7) Honesty with you about your dog's quirks and history in training. This doesn't mean telling you about every bad thing your dog has ever done, but it does mean candid discussion of how the dog responded to different tasks and environments to the extent that your work with the dog could be affected. For example, if your dog took a long time to learn country work and to generalize it to different areas, you need to be aware of that so that you know you have to check the shoreline more frequently and reinforce more heavily in that environment than you might otherwise have to. Or if your dog generally has good focus on its work but has one particular thing that distracts it more than we would like, you need to know about that distraction so that you can take appropriate control measures if you think you're going to be in an environment where that distraction might appear.
8) Not taking it personally if you have a bad day and get frustrated with me or with training. New dogs and class environment are stressful! You don't have to have a happy face all the time. I know it's not about me. I am pretty much impossible to offend, and it's way better to take it out on me than it is to take it out on your classmates, or, even worse, your dog. My skin is a lot thicker than theirs.

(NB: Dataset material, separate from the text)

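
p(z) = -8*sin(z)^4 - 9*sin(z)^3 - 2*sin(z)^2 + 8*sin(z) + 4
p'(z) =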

9) No surprises (or, as few as possible). This means being as clear as we can about things like schedule and expectations. We don't always know in advance what the weekly schedule will be. Although we always have one prepared, we deviate from it as often as not based on the individual needs of clients and also on things like the weather. Sometimes we do lecture during the day if we have time and don't do it during the scheduled lecture time at night, and this is not always something we can predict at the beginning of the day. But there is no excuse for not sharing the things we do know about for sure. And there is also no excuse for springing something on you like, "Today we're going to have you walk a new route independently. Here's the directions, see you when we get back." If we're going to ask you to do something new or different, you're going to know about it in advance if I'm your instructor.
10) Willingness to explain things as many times as needed without getting impatient. We teach hundreds of new things in class. Most people need several repetitions before something can be truly learned. Needing to hear something ten times doesn't mean you're stupid or a slow learner -- it means we're throwing so much stuff at you that it takes your brain a while to organize it all.
That's my short list; I'm sure I could come up with more. I'm curious to know from guide dog users who have been in class -- not just at Leader, but anywhere -- what are your expectations of your instructors? Is there anything important I'm missing? Let me know.